About the Program

We believe that a library can become a center of local activity: that people visiting a library in a small town will not only have the opportunity to lend a book but also to read the latest local and other news on computers, use instant messaging to contact their families abroad, find the best deal on the product they are looking for and handle any official matters they may have. We imagine that libraries will become the venues of regular, interesting classes for children and adolescents, computer classes and meetings with popular people (writers, actors, athletes), and that books will be available for reservation also via the Internet. 

In almost a year of preparations for the Library Development Program, we conducted thorough sociological studies which helped us determine the situation of rural libraries and librarians, as well as local residents. Our ideas have been verified by experts from the librarian, local government and nongovernment communities. 
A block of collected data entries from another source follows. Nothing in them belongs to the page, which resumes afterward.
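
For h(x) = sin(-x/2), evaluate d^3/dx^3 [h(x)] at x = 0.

The coefficient of x^3 in the expansion is 1/48, so h′′′(0) = 3! * (1/48) = 1/8.

1/8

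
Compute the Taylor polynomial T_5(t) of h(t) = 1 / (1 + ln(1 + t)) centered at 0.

Expand as Σ (-1)^k u^k with u equal to the inner function's series.

-347*t^5/60 + 11*t^4/3 - 7*t^3/3 + 3*t^2/2 - t + 1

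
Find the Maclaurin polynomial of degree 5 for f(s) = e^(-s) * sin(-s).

s^5/30 - s^3/3 + s^2 - s

Multiply the two series term by term and collect like powers.
f(0) = 0
f′(0) = -1
f′′(0) = 2
f′′′(0) = -2
f^(4)(0) = 0
f^(5)(0) = 4
Dividing each by k! gives the coefficients c_0, ..., c_5.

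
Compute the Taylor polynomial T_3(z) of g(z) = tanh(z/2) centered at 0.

-z^3/24 + z/2

Use the known series and substitute for the argument.
g(0) = 0
g′(0) = 1/2
g′′(0) = 0
g′′′(0) = -1/4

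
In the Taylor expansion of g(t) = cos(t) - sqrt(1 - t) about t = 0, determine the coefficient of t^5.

Add the two expansions coefficient-wise.
g(0) = 0
g′(0) = 1/2
g′′(0) = -3/4
g′′′(0) = 3/8
g^(4)(0) = 31/16
g^(5)(0) = 105/32
The Taylor polynomial is Σ g^(k)(0)/k! · t^k.

7/256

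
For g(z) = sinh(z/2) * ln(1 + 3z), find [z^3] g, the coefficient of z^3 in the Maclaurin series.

Write out both Maclaurin series and multiply, keeping only the needed powers.
[z^0] = 0;  [z^1] = 0;  [z^2] = 3/2;  [z^3] = -9/4.

-9/4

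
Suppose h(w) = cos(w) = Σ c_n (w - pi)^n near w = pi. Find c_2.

Apply the Taylor formula c_k = f^(k)(a)/k!.
h(pi) = -1
h′(pi) = 0
h′′(pi) = 1

1/2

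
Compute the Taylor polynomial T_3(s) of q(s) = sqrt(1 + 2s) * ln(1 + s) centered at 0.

Expand each factor separately, then convolve coefficients.
q(0) = 0
q′(0) = 1
q′′(0) = 1
q′′′(0) = -4

-2*s^3/3 + s^2/2 + s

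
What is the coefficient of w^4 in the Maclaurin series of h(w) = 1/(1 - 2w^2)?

4

Differentiate repeatedly and evaluate at the center.
[w^0] = 1;  [w^1] = 0;  [w^2] = 2;  [w^3] = 0;  [w^4] = 4.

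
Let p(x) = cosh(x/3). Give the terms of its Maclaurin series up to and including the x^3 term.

Use the known series and substitute for the argument.
p(0) = 1
p′(0) = 0
p′′(0) = 1/9
p′′′(0) = 0

x^2/18 + 1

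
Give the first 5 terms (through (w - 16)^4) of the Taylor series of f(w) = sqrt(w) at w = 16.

-5*(w - 16)^4/2097152 + (w - 16)^3/16384 - (w - 16)^2/512 + (w - 16)/8 + 4

[(w - 16)^0] = 4;  [(w - 16)^1] = 1/8;  [(w - 16)^2] = -1/512;  [(w - 16)^3] = 1/16384;  [(w - 16)^4] = -5/2097152.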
We know that libraries are places with potential. Villages and small towns have a stable network of 6600 libraries employing 9600 well-educated librarians (41% with full tertiary and 21% with post-secondary education) who enjoy high levels of social trust.
We know that residents of small towns need a quiet and safe place were they could spend their free time in an interesting way, meet other people, pursue their interests and fulfill their aspirations. The library can be such a place.
Upon completion of the Library Development Program:
  • libraries in small towns will better serve the needs of local inhabitants,
  • librarians and library users will use modern ICT, 
  • libraries will fulfill an important role in the development of local residents, communities and the country as a whole.
The Library Development Program is addressed to public libraries in all rural and rural-municipal communes with up to 20,000 residents. We are particularly concerned with delivering our program to branch libraries which are often the only public institutions in their local townships. Our studies indicate that almost half of branch libraries have no computer equipment available to library users.
The Library Development Program prepares librarians to run their libraries in a modern way, to organize interesting events that fulfill local resident expectations, secure additional non-budget funds and promote themselves and communes. One of the Program's strengths are active and very practical forms of training.
The multimedia and ICT equipment delivered as part of the Program - desktop and laptop computers (with software provided free of charge by Microsoft Corporation) as well as projectors and peripherals enhance the attractiveness of libraries and help them pursue interesting projects.
Libraries and local governments have the opportunity to initiate cooperation with other communes in implementing the Program. Regional conferences, national scale congresses, best practices programs and grants will facilitate the ongoing exchange of information and experiences.
The Program contributes to strengthening the entire library system, integrating the community, and implementing more advanced and effective forms of communication between libraries and librarians. Our information campaign puts the library issue on public debate, and our promotional and advocacy efforts contribute to building the prestige of the librarian profession.
3808 libraries from small localities take part in the Library Development Program. The Program will be implemented in 2009–2015. We are also working to ensure the sustainability of initiated changes. Small local libraries must continue to operate and develop after the conclusion of the Program. That is why we are acquiring allies and developing partnerships to build a national scale library support program.
Based on trilateral agreements signed between regional authorities and the Information Society Development Foundation (FRSI), Regional Partnerships for Library Development are being established throughout the country. These Partnerships may be joined by other institutions important for regional development: higher schools, educational authorities, representatives of churches, nongovernment and business organizations. The main task of the Partnerships is to promote the idea of modernizing public libraries in rural areas and to support initiatives that help transform libraries into effective centers of local activity.
Of particular importance for the Program are regional public libraries. Directors of all 18 regional libraries have been very involved in the program's preparations. Each library appointed a regional coordinator who supports individual stages of the Program's implementation. Regional public libraries play an important role in ensuring the sustainability of changes initiated by the Program.